The robot future is on its way

The Vitra Design Museum in Weil am Rhein is currently showing a large robotics exhibition, running until May 14. The organizers are also leveraging the show to raise ethical, social, and political questions relating to automation and artificial intelligence.

24 Apr. 2017
Roboter Mark Niedermann Museum
(Photo: Vitra Design Museum / Mark Niedermann)

Robots have been making cars and washing machines and transporting passengers from one airport terminal to another as driverless trains for a long time now. And they’re increasingly finding their way into our lives – from communicating household appliances through software bots on various Websites. With over 200 exhibitors, the exhibition "Hello, Robot" at the Vitra Design Museum in Weil am Rhein (Baden-Württemberg) aims to explore the entire spectrum of robotic applications. On show are robots from homes, industry, and the healthcare sector, as well as computer games, media installations, and examples from film and literature.

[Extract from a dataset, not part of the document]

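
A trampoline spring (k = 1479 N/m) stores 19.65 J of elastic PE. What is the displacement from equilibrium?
x = √(2·PE/k) = √(2·19.65/1479) = 0.163 m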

While robotics used to be the domain of engineers and computer experts, today designers are helping shape the robot world and governing how people use and interact with them. The exhibition therefore also raises the question of designer responsibility.

A program of talks, screenings, performances, and workshops complements "Hello, Robot". For example, on April 27, Industry 4.0 experts will be discussing the future face of work. Participating in the discussion will be Bruno Gransche, philosopher of technology at the Fraunhofer Institute for Systems and Innovation Research ISI , Ruwen Kaminski, Head of Corporate Brand and Design at leading automation company Festo , and Marc Hassenzahl, Professor of Experience Design and Ergonomics in the field of Industrial Design at Folkwang University of the Arts in Essen.

Over the last few years, industry has also been calling for legal, political, and ethical guidelines for companies that design robots. Skype co-founder Jaan Tallinn, for example, warns that artificial, globally networked intelligence in the Internet of Things (IoT) could create conditions that pose less of a threat to its hardware than to the survival of the human race. And Tesla founder Elon Musk recently donated US$ 10 million to the Future of Life Institute : The Boston-based institute supports research programs worldwide that aim to curb the looming dominance of computers.